When it comes to exotic species, the Flora and Fauna Protection Ordinance does not come into play but they come under the Prevention of Cruelty to Animals Ordinance. This is an antiquated British Act with the last amendment being passed in 1955.

According to this Ordinance, nobody can keep animals in conditions painful for the animal or confine them in a cruel manner. The Act stipulates that animals should be given adequate food, water and space; and for birds perching places will have to be provided. They should not be exposed to sun or other circumstances painful to the animal.

Mr. Gunawardene said all offences under the Prevention of Cruelty to Animals are cognizable – which means the offenders can be arrested. The Police is empowered to take action with regard to such offenders.

Maintaining the hygiene of the place is another requirement as unhygienic pet shops pose a threat to the neighbourhood spreading diseases to human beings, he said, “The bad odour may cause a nuisance to people and some conditions that animals develop can affect human beings as well. For example parrot fever can be contracted by humans. The tortoise Red-eared terrapin, widely traded locally, carries a bacteria that causes dysentery,” he added.

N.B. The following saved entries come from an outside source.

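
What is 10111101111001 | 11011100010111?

OR: 1 when either bit is 1
  10111101111001
| 11011100010111
----------------
  11111101111111
Decimal: 12153 | 14103 = 16255



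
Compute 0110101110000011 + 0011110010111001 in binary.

Add column by column from the right: bit + bit + carry-in; write the sum mod 2, carry 1 when the sum is 2 or 3.
carry:  1111111100000110
        0110101110000011
+       0011110010111001
------------------------
       01010100000111100
(the carry out of the leftmost column, 0, becomes the leading bit)
Decimal check:
  0110101110000011 = 16384 + 8192 + 2048 + 512 + 256 + 128 + 2 + 1 = 27523
  0011110010111001 = 8192 + 4096 + 2048 + 1024 + 128 + 32 + 16 + 8 + 1 = 15545
  27523 + 15545 = 43068, and 01010100000111100 = 32768 + 8192 + 2048 + 32 + 16 + 8 + 4 = 43068 ✓



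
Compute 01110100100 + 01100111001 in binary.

Add column by column from the right: bit + bit + carry-in; write the sum mod 2, carry 1 when the sum is 2 or 3.
carry:  11001000000
        01110100100
+       01100111001
-------------------
       011011011101
(the carry out of the leftmost column, 0, becomes the leading bit)
Decimal check:
  01110100100 = 512 + 256 + 128 + 32 + 4 = 932
  01100111001 = 512 + 256 + 32 + 16 + 8 + 1 = 825
  932 + 825 = 1757, and 011011011101 = 1024 + 512 + 128 + 64 + 16 + 8 + 4 + 1 = 1757 ✓



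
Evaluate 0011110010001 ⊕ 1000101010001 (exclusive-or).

XOR: 1 when bits differ
  0011110010001
^ 1000101010001
---------------
  1011011000000
Decimal: 1937 ^ 4433 = 5824



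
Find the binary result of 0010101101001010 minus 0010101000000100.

Method 1 - Direct subtraction (column by column from the right: bit − bit − borrow-in; if negative, add 2 and borrow 1 from the next column):
borrow: 0000000000001000
        0010101101001010
-       0010101000000100
------------------------
        0000000101000110

Method 2 - Add two's complement:
Two's complement of 0010101000000100: invert → 1101010111111011, add 1 → 1101010111111100
  0010101101001010
+ 1101010111111100
------------------
 10000000101000110  (end carry out of the top bit = 1)
Discarding the end carry: 0000000101000110
Decimal check:
  0010101101001010 = 8192 + 2048 + 512 + 256 + 64 + 8 + 2 = 11082
  0010101000000100 = 8192 + 2048 + 512 + 4 = 10756
  11082 - 10756 = 326, and 0000000101000110 = 256 + 64 + 4 + 2 = 326 ✓



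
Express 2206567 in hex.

Using repeated division by 16 (digits 10–15 are A–F):
2206567 ÷ 16 = 137910 remainder 7
137910 ÷ 16 = 8619 remainder 6
8619 ÷ 16 = 538 remainder 11 (B)
538 ÷ 16 = 33 remainder 10 (A)
33 ÷ 16 = 2 remainder 1
2 ÷ 16 = 0 remainder 2
Reading remainders bottom to top: 21AB67



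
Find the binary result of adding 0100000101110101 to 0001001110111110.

Add column by column from the right: bit + bit + carry-in; write the sum mod 2, carry 1 when the sum is 2 or 3.
carry:  0000011111111000
        0100000101110101
+       0001001110111110
------------------------
       00101010100110011
(the carry out of the leftmost column, 0, becomes the leading bit)
Decimal check:
  0100000101110101 = 16384 + 256 + 64 + 32 + 16 + 4 + 1 = 16757
  0001001110111110 = 4096 + 512 + 256 + 128 + 32 + 16 + 8 + 4 + 2 = 5054
  16757 + 5054 = 21811, and 00101010100110011 = 16384 + 4096 + 1024 + 256 + 32 + 16 + 2 + 1 = 21811 ✓



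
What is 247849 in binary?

Using repeated division by 2:
247849 ÷ 2 = 123924 remainder 1
123924 ÷ 2 = 61962 remainder 0
61962 ÷ 2 = 30981 remainder 0
30981 ÷ 2 = 15490 remainder 1
15490 ÷ 2 = 7745 remainder 0
7745 ÷ 2 = 3872 remainder 1
3872 ÷ 2 = 1936 remainder 0
1936 ÷ 2 = 968 remainder 0
968 ÷ 2 = 484 remainder 0
484 ÷ 2 = 242 remainder 0
242 ÷ 2 = 121 remainder 0
121 ÷ 2 = 60 remainder 1
60 ÷ 2 = 30 remainder 0
30 ÷ 2 = 15 remainder 0
15 ÷ 2 = 7 remainder 1
7 ÷ 2 = 3 remainder 1
3 ÷ 2 = 1 remainder 1
1 ÷ 2 = 0 remainder 1
Reading remainders bottom to top: 111100100000101001



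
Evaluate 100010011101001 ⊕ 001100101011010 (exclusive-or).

XOR: 1 when bits differ
  100010011101001
^ 001100101011010
-----------------
  101110110110011
Decimal: 17641 ^ 6490 = 23987



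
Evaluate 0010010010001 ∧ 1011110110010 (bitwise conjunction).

AND: 1 only when both bits are 1
  0010010010001
& 1011110110010
---------------
  0010010010000
Decimal: 1169 & 6066 = 1168



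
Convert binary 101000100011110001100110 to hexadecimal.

Group into 4-bit nibbles from right:
  1010 = A
  0010 = 2
  0011 = 3
  1100 = C
  0110 = 6
  0110 = 6
Result: A23C66



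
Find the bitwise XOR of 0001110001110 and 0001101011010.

XOR: 1 when bits differ
  0001110001110
^ 0001101011010
---------------
  0000011010100
Decimal: 910 ^ 858 = 212



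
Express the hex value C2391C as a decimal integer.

Expand by place value (powers of 16):
Digit values: C = 12
C2391C = 12 × 16^5 + 2 × 16^4 + 3 × 16^3 + 9 × 16^2 + 1 × 16^1 + 12 × 16^0
= 12 × 1048576 + 2 × 65536 + 3 × 4096 + 9 × 256 + 1 × 16 + 12 × 1
= 12582912 + 131072 + 12288 + 2304 + 16 + 12
= 12728604



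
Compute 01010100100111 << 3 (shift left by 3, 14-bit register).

Original: 01010100100111 (decimal 5415)
Shift left by 3 positions
Append 3 zeros on the right and drop the 3 high bits that overflow the 14-bit width
Result: 10100100111000 (decimal 10552)
Equivalent: 5415 << 3 = 5415 × 2^3 = 43320, truncated to 14 bits = 10552



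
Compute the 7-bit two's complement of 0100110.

Original: 0100110
Step 1 - Invert all bits: 1011001
Step 2 - Add 1: 1011010
Verification: 0100110 + 1011010 = 10000000; discarding the end carry (carry out of the top bit) leaves the 7-bit value 0000000, as required for x + (-x)



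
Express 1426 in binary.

Using repeated division by 2:
1426 ÷ 2 = 713 remainder 0
713 ÷ 2 = 356 remainder 1
356 ÷ 2 = 178 remainder 0
178 ÷ 2 = 89 remainder 0
89 ÷ 2 = 44 remainder 1
44 ÷ 2 = 22 remainder 0
22 ÷ 2 = 11 remainder 0
11 ÷ 2 = 5 remainder 1
5 ÷ 2 = 2 remainder 1
2 ÷ 2 = 1 remainder 0
1 ÷ 2 = 0 remainder 1
Reading remainders bottom to top: 10110010010



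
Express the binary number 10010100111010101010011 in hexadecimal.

Group into 4-bit nibbles from right:
  0100 = 4
  1010 = A
  0111 = 7
  0101 = 5
  0101 = 5
  0011 = 3
Result: 4A7553



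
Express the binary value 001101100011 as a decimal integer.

Sum of powers of 2 for each 1-bit:
2^0 + 2^1 + 2^5 + 2^6 + 2^8 + 2^9
= 1 + 2 + 32 + 64 + 256 + 512
= 867



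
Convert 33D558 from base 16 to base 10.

Expand by place value (powers of 16):
Digit values: D = 13
33D558 = 3 × 16^5 + 3 × 16^4 + 13 × 16^3 + 5 × 16^2 + 5 × 16^1 + 8 × 16^0
= 3 × 1048576 + 3 × 65536 + 13 × 4096 + 5 × 256 + 5 × 16 + 8 × 1
= 3145728 + 196608 + 53248 + 1280 + 80 + 8
= 3396952



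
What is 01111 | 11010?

OR: 1 when either bit is 1
  01111
| 11010
-------
  11111
Decimal: 15 | 26 = 31



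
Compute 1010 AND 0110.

AND: 1 only when both bits are 1
  1010
& 0110
------
  0010
Decimal: 10 & 6 = 2



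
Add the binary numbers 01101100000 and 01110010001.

Add column by column from the right: bit + bit + carry-in; write the sum mod 2, carry 1 when the sum is 2 or 3.
carry:  11000000000
        01101100000
+       01110010001
-------------------
       011011110001
(the carry out of the leftmost column, 0, becomes the leading bit)
Decimal check:
  01101100000 = 512 + 256 + 64 + 32 = 864
  01110010001 = 512 + 256 + 128 + 16 + 1 = 913
  864 + 913 = 1777, and 011011110001 = 1024 + 512 + 128 + 64 + 32 + 16 + 1 = 1777 ✓



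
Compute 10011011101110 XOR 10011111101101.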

When the Sunday Times contacted the Department of Wildlife, Director General of Wild Life Conservation Dr. Chandrawansa Pathiraja said the Department has the authority to take action against those who keep animals listed as protected under the Flora and Fauna Protection Ordinance while the police can take action under the Prevention of Cruelty to Animals Ordinance. However whether it was a priority is questionable. Asked if there had been instances where the Wild Life Department has conducted raids on persons violating the law he said both Police and his department have cracked down on such persons and warnings have been given. “In most of the instances we have created awareness,” he said.

If the public has any complaints they could make them to the Wild Life Department hotline, - tel: 2888585.

You have a role to play too, says animal rights activist

Animal Rights Activist Sagarica Rajakarunanayake says the public too has a duty to speak out when they see an act of cruelty against animals. “In Sri Lanka people do not come forward. Instead they leave it to the animal welfare organisations. Sometimes when people alert us about an incident they request us not to reveal their identity. But when will the people’s voice be heard?

“As citizens, we have the power to go to the police station and lodge a complaint,” she says adding that the public should also bring the matter to the notice of politicians. Citing a particular incident, this animal rights activist said she once came across a pet shop in Kirulapone which keeps birds in the scorching sun. Birds are kept outside in this manner throughout the day so as to catch the attention of those passing by. “Following my request to the police to take action they warned the shop owners and the cages were taken into the shop, she said.

According to her it is equally important to discourage the sale of pets. If someone wants to buy a puppy they can contact a person who breeds puppies at home instead of going to a pet shop, she said.

It is a pity that people tend to follow the same practice of caging animals like rabbits and dogs once they are taken home from the pet shop, she said, adding that this should not happen.